What Does Critical Race Theory Offer Southern Baptists?


Stephen Feinstein, the original author of what became Resolution 9: On Critical Race Theory And Intersectionality passed by the 2019 Southern Baptist Convention meeting in Birmingham, AL, has posted a new resolution on the subject of Critical Race Theory to be submitted at his state convention’s next annual meeting.  You can read the new resolution on Feinstein’s blog.  Feinstein reports that he worked with Dr. Neil Shenvi and Dr. Pat Sawyer to ensure the proposed resolution is, “very precise, accurate, and most importantly, far stronger than Resolution 9 as passed.”

[NB: The controversy around Resolution 9 is important context for this post.  If you are unfamiliar with that controversy I think you can familiarize yourself pretty well by reading this piece from The Baptist Courier along with this one from Tom Ascol at the Founders Ministries Blog.]

I am largely unfamiliar with Feinstein beyond his connection to Resolution 9 and completely unfamiliar with Dr. Sawyer.  I have, however, followed Dr. Shenvi’s social media and largely appreciate the analysis of Critical Theory and Critical Race Theory he has offered.  I write that in order to make clear that the remainder of this post is offered in a fraternal spirit and in general support of what I take to be efforts to mitigate the impact of CT/CRT/CRTI on Southern Baptists.

In the explanatory notes leading to his proposed resolution Feinstein writes:

I fully understand that there will be those who will denounce this if it doesn’t directly say CRT is from the devil with no positive qualities. But that simply is not accurate. Thankfully, this proposed resolution accurately describes CT, CRT/I, while raising the proper level of concern Christians should have with them.
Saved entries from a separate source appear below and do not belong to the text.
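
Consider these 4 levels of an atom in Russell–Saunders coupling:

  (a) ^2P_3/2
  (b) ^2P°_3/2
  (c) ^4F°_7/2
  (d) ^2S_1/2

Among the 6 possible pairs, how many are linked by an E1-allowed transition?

(a)–(b): allowed.
(a)–(c): forbidden (ΔS, ΔL, ΔJ).
(a)–(d): forbidden (parity).
(b)–(c): forbidden (parity, ΔS, ΔL, ΔJ).
(b)–(d): allowed.
(c)–(d): forbidden (ΔS, ΔL, ΔJ).
Allowed pairs: 2 of 6.

2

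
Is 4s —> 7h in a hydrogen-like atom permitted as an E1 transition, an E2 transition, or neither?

Δl = 5 − 0 = +5; l_i + l_f = 5.
E1 (Δl = ±1): not satisfied.
E2 (Δl = 0,±2, l_i+l_f ≥ 2): not satisfied.

neither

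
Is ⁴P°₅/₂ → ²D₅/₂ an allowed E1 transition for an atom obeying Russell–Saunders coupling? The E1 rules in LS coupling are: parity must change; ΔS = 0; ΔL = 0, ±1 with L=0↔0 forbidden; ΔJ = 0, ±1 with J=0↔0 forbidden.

Parity must change: odd → even — ✓.
ΔS = 0: S: 3/2 → 1/2 — ✗.
ΔL = 0, ±1 (not L=0↔0): L: 1 → 2, ΔL = +1 — ✓.
ΔJ = 0, ±1 (not J=0↔0): J: 5/2 → 5/2, ΔJ = +0 — ✓.
Rule(s) violated: ΔS.

forbidden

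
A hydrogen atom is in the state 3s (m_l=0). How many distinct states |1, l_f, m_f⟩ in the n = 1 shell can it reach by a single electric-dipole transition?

E1 requires l_f ∈ {-1, 1}, but neither lies in [0, 0], so no final state is reachable.
Total: 0.

0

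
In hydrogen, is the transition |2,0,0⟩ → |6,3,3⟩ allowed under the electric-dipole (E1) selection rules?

forbidden

l: 0 → 3 (Δl = +3). Δl = ±1 fails.
Δm_l = 3 − (0) = +3. E1 requires Δm_l = 0, ±1: fails.
The transition is electric-dipole forbidden.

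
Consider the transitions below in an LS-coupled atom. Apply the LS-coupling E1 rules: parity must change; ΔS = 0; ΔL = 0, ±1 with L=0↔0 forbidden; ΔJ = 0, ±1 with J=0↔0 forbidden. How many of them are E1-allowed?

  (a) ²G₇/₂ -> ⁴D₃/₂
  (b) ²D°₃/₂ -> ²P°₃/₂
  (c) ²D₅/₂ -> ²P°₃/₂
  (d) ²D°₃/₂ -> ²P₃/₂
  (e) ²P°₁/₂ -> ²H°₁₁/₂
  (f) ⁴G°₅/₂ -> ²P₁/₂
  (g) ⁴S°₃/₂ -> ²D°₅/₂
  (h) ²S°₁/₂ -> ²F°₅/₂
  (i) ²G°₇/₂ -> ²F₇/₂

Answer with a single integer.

(a) forbidden (parity, ΔS, ΔL, ΔJ fail)
(b) forbidden (parity fails)
(c) allowed
(d) allowed
(e) forbidden (parity, ΔL, ΔJ fail)
(f) forbidden (ΔS, ΔL, ΔJ fail)
(g) forbidden (parity, ΔS, ΔL fail)
(h) forbidden (parity, ΔL, ΔJ fail)
(i) allowed
Total allowed: 3 of 9.

3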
In the proposed resolution we find the following affirmations about CT/CRT/CRTI:

WHEREAS, critical theory and intersectionality rely on standpoint epistemology to argue that members of oppressed groups have special access to truth unavailable to members of oppressor groups, thus undermining the perspicuity of Scripture to all people; and

WHEREAS, critical race theory and intersectionality cannot be defined merely as analytical tools, yet do contain analytical tools that Christians can use in service to Christ (2 Corinthians 10:5); and

WHEREAS, truth can be found embedded in false and unbiblical ideologies; and

WHEREAS, some insights from critical race theory can accurately explain how race has and continues to function in society; and

WHEREAS, intersectionality can show how different facets of identity intersect and interact to both inform and affect one’s experience; and

WHEREAS, Evangelical scholars who affirm the authority and sufficiency of Scripture have employed selective insights from critical race theory and intersectionality to understand multifaceted social dynamics; and

While I am loath to be lumped in with those who Feinstein says hold an inaccurate view of CT/CRT/CRTI I nonetheless continue to wonder why the ideology/worldview of CRT is needful for Christians.
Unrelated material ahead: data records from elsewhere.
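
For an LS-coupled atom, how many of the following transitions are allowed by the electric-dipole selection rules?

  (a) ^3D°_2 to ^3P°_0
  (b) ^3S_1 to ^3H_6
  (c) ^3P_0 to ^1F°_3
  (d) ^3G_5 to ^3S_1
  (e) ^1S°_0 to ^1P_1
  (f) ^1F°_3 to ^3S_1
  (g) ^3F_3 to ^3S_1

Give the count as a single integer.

1

(a) forbidden (parity, ΔJ fail)
(b) forbidden (parity, ΔL, ΔJ fail)
(c) forbidden (ΔS, ΔL, ΔJ fail)
(d) forbidden (parity, ΔL, ΔJ fail)
(e) allowed
(f) forbidden (ΔS, ΔL, ΔJ fail)
(g) forbidden (parity, ΔL, ΔJ fail)
Total allowed: 1 of 7.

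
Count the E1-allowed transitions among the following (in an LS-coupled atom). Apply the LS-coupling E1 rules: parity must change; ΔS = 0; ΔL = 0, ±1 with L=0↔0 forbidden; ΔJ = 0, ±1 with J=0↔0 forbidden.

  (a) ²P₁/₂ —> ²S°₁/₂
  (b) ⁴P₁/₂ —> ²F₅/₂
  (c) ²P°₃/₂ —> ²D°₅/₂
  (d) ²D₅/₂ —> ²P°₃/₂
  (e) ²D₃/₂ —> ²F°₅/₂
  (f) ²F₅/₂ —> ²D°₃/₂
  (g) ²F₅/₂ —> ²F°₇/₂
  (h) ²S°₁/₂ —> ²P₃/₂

6

(a) allowed
(b) forbidden (parity, ΔS, ΔL, ΔJ fail)
(c) forbidden (parity fails)
(d) allowed
(e) allowed
(f) allowed
(g) allowed
(h) allowed
Total allowed: 6 of 8.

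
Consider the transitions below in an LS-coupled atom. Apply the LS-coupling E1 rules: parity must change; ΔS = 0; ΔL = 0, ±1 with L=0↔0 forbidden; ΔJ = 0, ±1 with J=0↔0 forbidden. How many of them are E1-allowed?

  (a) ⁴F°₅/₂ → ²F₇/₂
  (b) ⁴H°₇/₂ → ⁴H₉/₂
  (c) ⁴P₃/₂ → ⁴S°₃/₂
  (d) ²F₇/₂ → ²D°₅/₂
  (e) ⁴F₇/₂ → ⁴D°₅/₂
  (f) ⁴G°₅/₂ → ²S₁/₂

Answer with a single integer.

4

(a) forbidden (ΔS fails)
(b) allowed
(c) allowed
(d) allowed
(e) allowed
(f) forbidden (ΔS, ΔL, ΔJ fail)
Total allowed: 4 of 6.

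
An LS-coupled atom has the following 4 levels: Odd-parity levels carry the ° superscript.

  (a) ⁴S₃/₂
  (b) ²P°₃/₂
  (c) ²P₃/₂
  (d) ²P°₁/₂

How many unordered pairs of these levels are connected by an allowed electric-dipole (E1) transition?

2

(a)–(b): forbidden (ΔS).
(a)–(c): forbidden (parity, ΔS).
(a)–(d): forbidden (ΔS).
(b)–(c): allowed.
(b)–(d): forbidden (parity).
(c)–(d): allowed.
Allowed pairs: 2 of 6.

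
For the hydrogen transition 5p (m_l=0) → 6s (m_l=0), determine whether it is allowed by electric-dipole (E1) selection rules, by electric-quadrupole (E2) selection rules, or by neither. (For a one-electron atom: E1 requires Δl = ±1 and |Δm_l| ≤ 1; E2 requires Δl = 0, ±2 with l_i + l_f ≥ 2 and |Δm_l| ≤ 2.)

E1

Δl = 0 − 1 = -1; l_i + l_f = 1.
Δm_l = +0.
E1 (Δl = ±1, |Δm_l| ≤ 1): satisfied.
E2 (Δl = 0,±2, l_i+l_f ≥ 2, |Δm_l| ≤ 2): not satisfied.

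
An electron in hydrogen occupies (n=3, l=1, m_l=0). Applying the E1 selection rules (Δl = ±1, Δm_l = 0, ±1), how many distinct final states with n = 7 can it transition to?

E1 requires Δl = ±1, so l_f ∈ {0, 2}; with 0 ≤ l_f ≤ n_f−1 = 6, the allowed l_f values are {0, 2}.
For l_f = 0: m_f ∈ {m_i−1, m_i, m_i+1} ∩ [−0, 0] = {0} → 1 state.
For l_f = 2: m_f ∈ {m_i−1, m_i, m_i+1} ∩ [−2, 2] = {-1, 0, 1} → 3 states.
Total: 4.

4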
It so happens that I had an extended interaction with Dr. Shenvi on Twitter as Resolution 9 was being debated in Birmingham.  While I honestly appreciate the work that Feinstein, Shenvi, and Sawyer have done to craft a better resolution I remain largely where I was on June 12th:


Again, I offer the question in honesty and forthrightness.  I assume a good answer to the question exists.  Having said that, whatever the alleged resources offered by CRT, I wonder why we must have them through CRT when the same resources can be found in better ideologies and/or through better tools?
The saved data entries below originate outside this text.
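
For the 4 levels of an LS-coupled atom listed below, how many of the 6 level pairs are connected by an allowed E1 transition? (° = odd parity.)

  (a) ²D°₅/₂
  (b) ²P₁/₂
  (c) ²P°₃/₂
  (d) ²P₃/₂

3

(a)–(b): forbidden (ΔJ).
(a)–(c): forbidden (parity).
(a)–(d): allowed.
(b)–(c): allowed.
(b)–(d): forbidden (parity).
(c)–(d): allowed.
Allowed pairs: 3 of 6.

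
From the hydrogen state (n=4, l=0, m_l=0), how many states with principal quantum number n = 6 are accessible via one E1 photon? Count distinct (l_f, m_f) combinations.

3

E1 requires Δl = ±1, so l_f ∈ {-1, 1}; with 0 ≤ l_f ≤ n_f−1 = 5, the allowed l_f values are {1}.
For l_f = 1: m_f ∈ {m_i−1, m_i, m_i+1} ∩ [−1, 1] = {-1, 0, 1} → 3 states.
Total: 3.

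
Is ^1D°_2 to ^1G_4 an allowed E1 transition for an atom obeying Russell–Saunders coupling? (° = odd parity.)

forbidden

Initial level: S=0, L=2, J=2, parity odd. Final level: S=0, L=4, J=4, parity even.
ΔS = 0: S: 0 → 0 — ok.
Parity must change: odd → even — ok.
ΔJ = 0, ±1 (not J=0↔0): J: 2 → 4, ΔJ = +2 — fails.
ΔL = 0, ±1 (not L=0↔0): L: 2 → 4, ΔL = +2 — fails.
Rule(s) violated: ΔL, ΔJ.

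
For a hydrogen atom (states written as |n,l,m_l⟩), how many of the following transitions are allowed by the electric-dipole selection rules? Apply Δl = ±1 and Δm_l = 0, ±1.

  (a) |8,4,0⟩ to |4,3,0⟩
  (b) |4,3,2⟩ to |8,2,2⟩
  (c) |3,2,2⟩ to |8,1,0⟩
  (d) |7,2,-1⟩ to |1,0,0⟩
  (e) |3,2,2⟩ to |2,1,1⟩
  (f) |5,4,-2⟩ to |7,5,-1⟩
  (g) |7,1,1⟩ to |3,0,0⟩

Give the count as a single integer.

5

(a) allowed
(b) allowed
(c) forbidden — Δm_l = -2 (E1 requires Δm_l = 0, ±1)
(d) forbidden — Δl = -2 (E1 requires Δl = ±1)
(e) allowed
(f) allowed
(g) allowed
Total allowed: 5 of 7.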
Furthermore, considering all the deeply unbiblical freight that CRT carries, why do we feel the need to honor the comparatively few helps available in CRT?  Dr. Shenvi offered an answer to that question in June:

Dr. Shenvi believes that the “elements of truth” present within CRT prevent Christians from rejecting the ideology in toto.  However, this approach fails the test of consistency (or appears to, anyway, as I write):

  • Should evangelical Christians affirm a limited use of The New World Translation of the Holy Scriptures since that text contains certain elements of truth?
  • Should Christians affirm certain elements of Gnosticism because the ideology offers a limited yet helpful critique of our materialist age?
  • Should we refuse to denounce Marcion’s truncated canon as devilish since it is impossible to say his list held no positive qualities?

I don’t offer those as gotcha questions and certainly not under the assumption that Feinstein, Shenvi, and Sawyer won’t have an answer.  Rather, I think those comparisons illustrate my continuing confusion as to why Southern Baptists (or, really, Christians) should feel a burden to say anything positive about Critical Race Theory.